LESLIE: Mel in New York is trying to tackle some bathroom odor from the sink. How can we help?
MEL: OK, it’s something that’s been, you know, developing over time. And I didn’t want to use any corrosive material or anything else to pour down there to get rid of it. So, you know, there’s like a tube leading to that trap and I used alcohol, which seemed to have gotten rid of most of the – looked like a fungus actually growing on the tube leading to the trap.
TOM: Yeah, it’s drainage gunk. (chuckling) It’s nasty stuff that forms in there.
LESLIE: Is it a sink that you use often or do you rarely use this room?
MEL: It’s in the downstairs bathroom. It’s used completely all the time.
LESLIE: (overlapping voices) All the time.

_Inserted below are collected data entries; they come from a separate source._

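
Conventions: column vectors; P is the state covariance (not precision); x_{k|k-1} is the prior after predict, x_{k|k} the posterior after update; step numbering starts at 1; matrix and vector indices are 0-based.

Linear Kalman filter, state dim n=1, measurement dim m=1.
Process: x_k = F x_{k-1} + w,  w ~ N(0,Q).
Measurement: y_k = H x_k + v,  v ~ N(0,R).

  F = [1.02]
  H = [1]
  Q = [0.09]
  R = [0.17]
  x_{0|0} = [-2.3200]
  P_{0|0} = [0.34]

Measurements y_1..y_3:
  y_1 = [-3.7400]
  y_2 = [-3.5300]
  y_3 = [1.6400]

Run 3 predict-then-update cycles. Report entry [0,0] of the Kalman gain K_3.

K[0,0] = 0.5269

step 1: x^-=[-2.3664]  P^-=[0.4437]  S=[0.6137]  K=[0.7230]  nu=[-1.3736]  x^+=[-3.3595]  P^+=[0.1229]
step 2: x^-=[-3.4267]  P^-=[0.2179]  S=[0.3879]  K=[0.5617]  nu=[-0.1033]  x^+=[-3.4847]  P^+=[0.0955]
step 3: x^-=[-3.5544]  P^-=[0.1893]  S=[0.3593]  K=[0.5269]  nu=[5.1944]  x^+=[-0.8174]  P^+=[0.0896]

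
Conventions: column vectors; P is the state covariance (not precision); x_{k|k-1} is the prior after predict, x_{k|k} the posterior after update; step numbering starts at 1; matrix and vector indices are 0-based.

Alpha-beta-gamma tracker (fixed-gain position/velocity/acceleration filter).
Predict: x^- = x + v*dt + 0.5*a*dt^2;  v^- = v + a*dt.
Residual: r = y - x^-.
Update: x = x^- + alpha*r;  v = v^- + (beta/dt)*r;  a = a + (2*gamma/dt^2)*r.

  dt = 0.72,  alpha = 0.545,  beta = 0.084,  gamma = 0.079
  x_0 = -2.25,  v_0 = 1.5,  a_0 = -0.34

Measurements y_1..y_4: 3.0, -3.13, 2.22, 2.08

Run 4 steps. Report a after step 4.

a_post = -0.3667

step 1: x_pred=-1.2581  r=4.2581  x^+=1.0626  v^+=1.7520  a^+=0.9578
step 2: x_pred=2.5722  r=-5.7022  x^+=-0.5355  v^+=1.7763  a^+=-0.7801
step 3: x_pred=0.5413  r=1.6787  x^+=1.4562  v^+=1.4105  a^+=-0.2685
step 4: x_pred=2.4021  r=-0.3221  x^+=2.2266  v^+=1.1796  a^+=-0.3667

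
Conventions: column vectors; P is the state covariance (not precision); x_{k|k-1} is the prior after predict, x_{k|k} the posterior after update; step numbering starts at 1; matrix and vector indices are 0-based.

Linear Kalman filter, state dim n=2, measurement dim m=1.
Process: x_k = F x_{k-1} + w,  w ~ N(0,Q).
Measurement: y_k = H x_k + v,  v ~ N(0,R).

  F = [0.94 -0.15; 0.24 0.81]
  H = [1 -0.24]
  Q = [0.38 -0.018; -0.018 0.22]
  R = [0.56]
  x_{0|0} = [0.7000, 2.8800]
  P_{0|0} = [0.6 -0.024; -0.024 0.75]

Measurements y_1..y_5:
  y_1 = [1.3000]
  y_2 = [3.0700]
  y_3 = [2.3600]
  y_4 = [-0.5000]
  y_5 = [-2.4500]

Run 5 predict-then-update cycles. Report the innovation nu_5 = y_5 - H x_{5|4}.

step 1: x^-=[0.2260, 2.5008]  P^-=[0.9338 0.0088; 0.0088 0.7373]  S=[1.5320]  K=[0.6081; -0.1097]  nu=[1.6742]  x^+=[1.2441, 2.3171]  P^+=[0.3672 0.1111; 0.1111 0.7189]
step 2: x^-=[0.8219, 2.1754]  P^-=[0.6893 0.0581; 0.0581 0.7560]  S=[1.2650]  K=[0.5339; -0.0975]  nu=[2.7702]  x^+=[2.3009, 1.9053]  P^+=[0.3287 0.1239; 0.1239 0.7439]
step 3: x^-=[1.8771, 2.0955]  P^-=[0.6523 0.0557; 0.0557 0.7752]  S=[1.2302]  K=[0.5193; -0.1060]  nu=[0.9858]  x^+=[2.3891, 1.9910]  P^+=[0.3204 0.1234; 0.1234 0.7614]
step 4: x^-=[1.9471, 2.1861]  P^-=[0.6455 0.0513; 0.0513 0.7860]  S=[1.2261]  K=[0.5164; -0.1120]  nu=[-1.9224]  x^+=[0.9543, 2.4014]  P^+=[0.3185 0.1222; 0.1222 0.7706]
step 5: x^-=[0.5369, 2.1742]  P^-=[0.6443 0.0489; 0.0489 0.7915]  S=[1.2264]  K=[0.5158; -0.1150]  nu=[-2.4651]  x^+=[-0.7346, 2.4578]  P^+=[0.3180 0.1216; 0.1216 0.7752]

innov = [-2.4651]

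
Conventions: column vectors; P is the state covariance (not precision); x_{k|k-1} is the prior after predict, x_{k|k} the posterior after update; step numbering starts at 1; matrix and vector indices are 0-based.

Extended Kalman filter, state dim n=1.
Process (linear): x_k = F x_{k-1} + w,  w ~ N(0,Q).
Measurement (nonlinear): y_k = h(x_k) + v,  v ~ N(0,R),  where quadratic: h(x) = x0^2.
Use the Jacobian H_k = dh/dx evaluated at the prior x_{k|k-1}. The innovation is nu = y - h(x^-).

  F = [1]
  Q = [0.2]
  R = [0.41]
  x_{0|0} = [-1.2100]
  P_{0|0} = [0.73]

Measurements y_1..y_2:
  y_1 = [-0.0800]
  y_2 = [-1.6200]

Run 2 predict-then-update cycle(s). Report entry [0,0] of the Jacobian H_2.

step 1: x^-=[-1.2100]  P^-=[0.9300]  H_jac=[-2.4200]  S=[5.8565]  K=[-0.3843]  nu=[-1.5441]  x^+=[-0.6166]  P^+=[0.0651]
step 2: x^-=[-0.6166]  P^-=[0.2651]  H_jac=[-1.2332]  S=[0.8132]  K=[-0.4020]  nu=[-2.0002]  x^+=[0.1876]  P^+=[0.1337]

H_jac[0,0] = -1.2332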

MEL: Every morning and night.
TOM: Yeah. Well, what happens is you get some deposits inside the pipe. And if you want to clean it out, what I would recommend you do is take the trap off, which is under the sink. That’s the U-shaped part of the pipe. And you’re going to find that that trap is probably coated with all sorts of deposits from the water and everything else that’s gone down there; you know, the toothpaste and everything else that goes down – the soap scum. All of that sort of sticks to the side of the pipe and it needs a good solid cleaning. Or you could get a drain brush, which is a like a long sort of snaky, flexible brush and clean it out from the topside. But that will probably get rid of most of what is causing your odor.
MEL: Oh, great.
LESLIE: And you know what, Mel? If you want to maintain it, Roto-Rooter has an enzyme sort of liquid that you mix into hot water and you pour it down all of your drains once a month. And that maintains keeping that gunk at bay and keeping that odor down and just sort of naturally breaks things down. It’s not hazardous for your system at all.
MEL: Well, that’s good advice.
TOM: Mel, thanks so much for calling us at 888-MONEY-PIT.